What a person thinks, feels, is the key to understanding the bigger picture. To equate wealth with evil is to confuse issues. Not every rich person in designer gear is morally decrepit, just as not every poor person in rags is a saint. Nobody has been able to 'explain' inequalities. These value judgements are childish and irrelevant. Besides, even the most evolved ascetic can slip up and make terrible mistakes. That is the challenge of being humane and human. To think of God as an allseeing, stern headmaster, punishing the wicked, and rewarding the meek, makes the Almighty sound pretty dreadful! These are small consolations we dream up for ourselves, that's all.
There are thousands of people who put everyday life on hold to go off in pursuit of happiness or spiritualism, outside the realm of daily concerns. It's a matter of personal choice. Who can challenge that? It is an individual option. Only someone who has taken this route can comment on its validity, that too, in a strictly personal context. What compels an individual to go down this path? Who knows?? I am sceptical at the best of times since I have yet to meet a 'genuine' fakir. Renunciation is for those who can't cope with domesticity and life's petty struggles or simply refuse to.
I abhor rules and regulations that dictate to me what I should do if I want to reach God. These man-made pre-conditions were created in a specific historical scenario to offer guidelines that would discipline those the state could not effectively subdue. They have little relevance in an age where individual freedom precedes virtually everything else. Religion offers a matrix for those incapable of thinking for themselves. Organised religion is politics by another name — a way to control people through fear and punishment. It is easy to manipulate the uneducated, ignorant masses by talking of God's 'wrath'. This gives God a bad name!!

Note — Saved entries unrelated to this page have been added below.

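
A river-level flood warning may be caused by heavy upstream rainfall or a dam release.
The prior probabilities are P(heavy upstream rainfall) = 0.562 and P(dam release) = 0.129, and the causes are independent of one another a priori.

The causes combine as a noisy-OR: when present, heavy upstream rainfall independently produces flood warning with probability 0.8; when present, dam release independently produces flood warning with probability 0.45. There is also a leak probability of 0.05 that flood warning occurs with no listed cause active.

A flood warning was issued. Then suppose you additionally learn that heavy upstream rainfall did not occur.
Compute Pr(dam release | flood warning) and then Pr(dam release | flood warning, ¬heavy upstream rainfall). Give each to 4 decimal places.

Under noisy-OR, P(flood warning | causes) = 1 − (1−0.05)·∏(1−qᵢ) over the active causes.
Weight on dam release=true, given the evidence: 0.026980 + 0.064922 = 0.091902
Normalizer over all consistent configurations: 0.05·0.438·0.871 + 0.4775·0.438·0.129 + 0.81·0.562·0.871 + 0.8955·0.562·0.129 = 0.507474
Posterior = 0.091902 / 0.507474 ≈ 0.1811

Now also conditioning on heavy upstream rainfall≠true:
For the numerator, keep only dam release=true terms: 0.4775×0.129 = 0.061597
Normalizer over all consistent configurations: 0.05×0.871 + 0.4775×0.129 = 0.105147
P(dam release | flood warning, ¬heavy upstream rainfall) = 0.061597/0.105147 ≈ 0.5858
With heavy upstream rainfall excluded, dam release must carry more of the explanatory weight for the flood warning.

Pr(dam release | flood warning) ≈ 0.1811; Pr(dam release | flood warning, ¬heavy upstream rainfall) ≈ 0.5858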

Seeking God does not necessarily have to be about listening to the silence within. I am not attracted to silence. I like chaos and noise. I can generally reach the spot I need to within myself, by concentrating on it briefly. This can happen even in the midst of cacophony. I love visiting temples, churches and mosques. I feel energised by the atmosphere. Other people's faith touches me deeply.
People, the world over, get possessive about 'their' God and spend time looking for imagined insults, and reacting to them. A confident believer is not as easily rattled. If Cavalli decides to put some image on inner wear, does that make God any less important? Or does it reflect Cavalli's ignorance? True spiritualism frees you from such bondage. It liberates while it celebrates differences. When our very existence is so ephemeral, why look for 'concrete' proof? God can wear Gucci, a dhoti or nothing at all. It's all about loving an illusion.